Un capitaine à bord

Un capitaine à bord, c’est la règle générale d’une vie en communauté.

Avec cette pandémie, cette notion de capitaine à bord prend toute sa signification.

La petite phrase de Macron hier, nous sommes devenus une nation de 66 millions de procureurs.

Je ne veux pas spécialement critiquer ses difficultés à combattre cette crise, mais sa lucidité dans sa façon de percevoir la difficulté à être le capitaine à bord du navire France.

J’ai tapé sur Google « Défaut des français » et je vous donne mot à mot la réponse.

Je trouve que le plus gros défaut des Français est l’obstination à toujours vouloir rabaisser ou critiquer les autres, que ce soit sur le physique, la façon de penser, la façon de s’habiller, se coiffer ou parler.

Et ces défauts, je les retrouve  dans le microcosme français en Israël.

Nous sommes une des plus grosses communautés, parmi les nombreuses communautés qui vivent en Israël, et notre spécialité c’est la critique de la société israélienne.

Mais nous ne savons que critiquer, nous sommes 400.000 et nous avons 400.000 capitaines à bord.

Nous sommes la seule communauté à ne pas avoir de députés à la Knesset.

La santé en Israël

J’ai toujours entendu mes compatriotes français comparer le système de santé français au système israélien.

Malheureusement, le système israélien était toujours critiqué, et le français toujours meilleur.

Personnellement je pense surtout que les francophones ont beaucoup de mal à parler l’hébreu et donc à comprendre les médecins.

De plus, dans les hôpitaux, la solidarité du personnel médical d’origine russe avec leurs compatriotes, nous donne l’impression d’être défavorisés.

Et la facilité de critiquer au lieu de se battre pour s’intégrer l’emporte souvent, malheureusement.
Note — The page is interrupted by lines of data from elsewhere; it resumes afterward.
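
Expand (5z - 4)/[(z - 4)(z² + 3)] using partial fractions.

At z=4: A = (5·4 - 4)/(4² + 3) = 16/19. B = -A = -16/19, C = 5 - 4·A = 31/19
Result: (16/19)/(z - 4) - ((16/19)z - 31/19)/(z² + 3)


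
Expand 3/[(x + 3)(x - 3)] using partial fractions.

3/(x + 3)(x - 3) = α/(x + 3) + β/(x - 3). α = 3/(-3 - 3) = -1/2, β = 3/(3 + 3) = 1/2
Result: (-1/2)/(x + 3) + (1/2)/(x - 3)


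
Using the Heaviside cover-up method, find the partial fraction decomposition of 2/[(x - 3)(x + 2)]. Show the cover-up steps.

Cover (x - 3): set x=3, get P = 2/(3 + 2) = 2/5. Cover (x + 2): set x=-2, get Q = 2/(-2 - 3) = -2/5.
Result: (2/5)/(x - 3) - (2/5)/(x + 2)


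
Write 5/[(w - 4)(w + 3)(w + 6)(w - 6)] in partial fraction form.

Using Heaviside cover-up: (-1/28)/(w - 4) + (5/189)/(w + 3) - (1/72)/(w + 6) + (5/216)/(w - 6)


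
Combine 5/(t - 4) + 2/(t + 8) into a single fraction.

Common denominator (t - 4)(t + 8). Numerator: 5(t + 8) + 2(t - 4) = (5t + 40) + (2t - 8) = 7t + 32
Result: (7t + 32)/[(t - 4)(t + 8)]


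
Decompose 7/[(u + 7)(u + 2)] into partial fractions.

7/(u + 7)(u + 2) = α/(u + 7) + β/(u + 2). α = 7/(-7 + 2) = -7/5, β = 7/(-2 + 7) = 7/5
Result: (-7/5)/(u + 7) + (7/5)/(u + 2)


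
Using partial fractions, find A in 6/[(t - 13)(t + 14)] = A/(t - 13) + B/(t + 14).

Cover-up at t = 13: A = 6/(13 + 14) = 6/27 = 2/9


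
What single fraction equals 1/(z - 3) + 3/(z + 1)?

Common denominator (z - 3)(z + 1). Numerator: 1(z + 1) + 3(z - 3) = (z + 1) + (3z - 9) = 4z - 8
Result: (4z - 8)/[(z - 3)(z + 1)]


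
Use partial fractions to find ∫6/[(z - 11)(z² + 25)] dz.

Cover-up at z=11: A = 6/(11²+25) = 3/73. Coeff matching: B = -3/73, C = -33/73. Decomposition: (3/73)/(z - 11) - ((3/73)z + 33/73)/(z² + 25). Integrate: linear → ln, quadratic → (1/2)ln + arctan: (3/73) ln|(z - 11)| - (3/146) ln(z² + 25) - (33/365) arctan(z/5) + C


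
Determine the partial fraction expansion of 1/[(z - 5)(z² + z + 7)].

Cover-up at z = 5: A = 1/(5² + 1·5 + 7) = 1/37. Then B = -A = -1/37, C = -A·(1 + 5) = -6/37
Result: (1/37)/(z - 5) - ((1/37)z + 6/37)/(z² + z + 7)


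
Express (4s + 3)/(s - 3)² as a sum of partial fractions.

(4s + 3) = A(s - 3) + B. At s = 3: B = 4·3 + 3 = 15. Coeff of s: A = 4
Result: 4/(s - 3) + 15/(s - 3)²


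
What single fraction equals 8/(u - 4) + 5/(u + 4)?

Common denominator (u - 4)(u + 4). Numerator: 8(u + 4) + 5(u - 4) = (8u + 32) + (5u - 20) = 13u + 12
Result: (13u + 12)/[(u - 4)(u + 4)]


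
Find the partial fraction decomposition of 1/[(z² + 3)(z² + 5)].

Coefficient matching gives A = C = 0, B = 1/(5-3) = 1/2, D = -B = -1/2
Result: (1/2)/(z² + 3) - (1/2)/(z² + 5)


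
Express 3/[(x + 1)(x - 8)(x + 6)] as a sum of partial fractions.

Using cover-up method: P = -1/15, Q = 1/42, R = 3/70
Result: (-1/15)/(x + 1) + (1/42)/(x - 8) + (3/70)/(x + 6)


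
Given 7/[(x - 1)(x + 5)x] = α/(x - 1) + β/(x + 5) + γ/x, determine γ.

Cover-up at x = 0: γ = 7/[(0 - 1)(0 + 5)] = 7/[(-1)(5)] = -7/5


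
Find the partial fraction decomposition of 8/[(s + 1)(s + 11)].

8/(s + 1)(s + 11) = α/(s + 1) + β/(s + 11). α = 8/(-1 + 11) = 4/5, β = 8/(-11 + 1) = -4/5
Result: (4/5)/(s + 1) - (4/5)/(s + 11)


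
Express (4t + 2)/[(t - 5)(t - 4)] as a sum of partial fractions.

At t=5: α = (4·5 + 2)/(5 - 4) = 22. At t=4: β = (4·4 + 2)/(4 - 5) = -18
Result: 22/(t - 5) - 18/(t - 4)


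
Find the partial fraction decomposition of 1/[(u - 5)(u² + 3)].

Cover-up at u = 5: A = 1/(5² + 3) = 1/28. Then B = -A = -1/28, C = -A·(0 + 5) = -5/28
Result: (1/28)/(u - 5) - ((1/28)u + 5/28)/(u² + 3)


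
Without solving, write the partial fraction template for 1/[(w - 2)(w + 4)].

Distinct linear factors: P/(w - 2) + Q/(w + 4)


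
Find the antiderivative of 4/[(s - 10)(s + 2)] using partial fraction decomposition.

Decompose: 4/[(s - 10)(s + 2)] = (1/3)/(s - 10) - (1/3)/(s + 2). Integrate each term: (1/3) ln|(s - 10)| - (1/3) ln|(s + 2)| + C


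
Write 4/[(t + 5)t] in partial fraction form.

4/(t + 5)t = A/(t + 5) + B/t. A = 4/(-5 - 0) = -4/5, B = 4/(0 + 5) = 4/5
Result: (-4/5)/(t + 5) + (4/5)/t


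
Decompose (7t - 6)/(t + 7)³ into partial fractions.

(7t - 6) = α(t + 7)² + β(t + 7) + γ. At t = -7: γ = 7·(-7) - 6 = -55. Coefficients: α = 0, β = 7
Result: 7/(t + 7)² - 55/(t + 7)³


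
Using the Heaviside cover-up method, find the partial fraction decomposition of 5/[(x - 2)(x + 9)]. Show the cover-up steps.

Cover (x - 2): set x=2, get P = 5/(2 + 9) = 5/11. Cover (x + 9): set x=-9, get Q = 5/(-9 - 2) = -5/11.
Result: (5/11)/(x - 2) - (5/11)/(x + 9)


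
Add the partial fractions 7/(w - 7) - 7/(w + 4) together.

Common denominator (w - 7)(w + 4). Numerator: 7(w + 4) - 7(w - 7) = (7w + 28) - (7w - 49) = 77
Result: (77)/[(w - 7)(w + 4)]


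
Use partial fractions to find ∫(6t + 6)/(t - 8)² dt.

Decompose: α = 6, β = 6·8 + 6 = 54, so (6t + 6)/(t - 8)² = 6/(t - 8) + 54/(t - 8)². Integrate: ∫ α/(t - 8) dt = 6 ln|(t - 8)|; ∫ β/(t - 8)² dt = -54/(t - 8). Sum: 6 ln|(t - 8)| - 54/(t - 8) + C


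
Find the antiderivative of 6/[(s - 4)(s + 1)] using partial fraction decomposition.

Decompose: 6/[(s - 4)(s + 1)] = (6/5)/(s - 4) - (6/5)/(s + 1). Integrate each term: (6/5) ln|(s - 4)| - (6/5) ln|(s + 1)| + C


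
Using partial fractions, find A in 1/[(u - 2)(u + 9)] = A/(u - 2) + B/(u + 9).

Cover-up at u = 2: A = 1/(2 + 9) = 1/11


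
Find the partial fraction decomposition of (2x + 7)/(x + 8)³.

(2x + 7) = α(x + 8)² + β(x + 8) + γ. At x = -8: γ = 2·(-8) + 7 = -9. Coefficients: α = 0, β = 2
Result: 2/(x + 8)² - 9/(x + 8)³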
Le système français est complètement centralisé et nationalisé, ce qui implique une gestion éloignée de la réalité.

Par contre, en Israel, le système est privé et entre les mains de plusieurs Koupot holim, qui doivent gérer avec leur argent et surtout avec la concurrence.

Tout est très bien, et on peut le voir avec la gestion de la vaccination,

Et chaque koupa redouble d’ingéniosité pour satisfaire ses clients.

En France, où il n’y a pas de véritable capitaine à bord, on est proche de la Bérézina, tout le monde se rejette la responsabilité.

En Israel, il y a un capitaine à bord

Les israéliens ne sont pas non plus des moutons et la critique est aussi un sport national.

Et la facilité de critique du capitaine à bord, Bibi Netanyahou, est a son paroxysme avec des manifestations quotidiennes pour sa destitution.

Mais la seule chose que même ses plus grands détracteurs ne peuvent nier, c’est sa manière de gouverner le bateau.

Il a su anticiper la pandémie, en étant le premier à commander les vaccins en nombre suffisant, gérer la logistique, et se faire vacciner.

Il a su prendre ses responsabilités, souvent contre l’avis de ses proches, pour gérer cette  crise virale mondiale.

Des erreurs ont surement été faites, mais ce qui compte c’est le résultat final.

Israel est devenu l’exemple mondial,  tout le monde attend ses résultats et l’Histoire jugera.

Comme un bon français, je me suis permis de tout critiquer mais en laissant « sa chance au produit »

J’attends comme tout le monde et je prie pour que notre capitaine ne se soit pas trompé.